I am currently using option “C” for my COSC-A211 course at Loyola New Orleans. I have two dozen “pull-to” branches in the assignment repo.
|ID||Working Branch||Pull-To Branch||Notes|
|C||==master==||DONE-xyz||This has been the approach to date in COSC A211. Student does not create/name branches, does not switch branches, does not merge.|
|D||ASGN-xyz||==master==||Student must switch branches. Progression use case would require merges|
|E||ASGN-xyz||==done==||Student must switch branches. Progression use case would require merges.|
|F||ASGN-xyz||DONE-xyz||This branching scheme is arguably the norm in professional software development organizations. Student must switch branches. Progression use case would require merges.|
|J||==work==||DONE-xyz||Comparable to scheme C. Instructor could designate ==work== branch as default, eliminating need for the student to switch branches from ==master==|
|K||WORK-???||==master==||Student would have to create branches, switch, merge.
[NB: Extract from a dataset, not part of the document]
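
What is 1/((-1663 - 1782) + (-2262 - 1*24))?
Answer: -1/5731 ≈ -0.00017449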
Like F, very typical for professional organizations.|
Four of these options, specifically, A, B, G, and H, are non-starters. Using catchall branches such as “master,” “done,” and “work” be with each other would’ve prevented us from distinguishing work (and pull requests) for different assignments.
Of course, it’s not consistent with professional workflow
When student issues a Pull Request to a later “Pull-to Branch”, the PR has all of the commits from all prior work, making the PR very muddy
Similarly, it’s hard to tune the notifications emails to make them usable.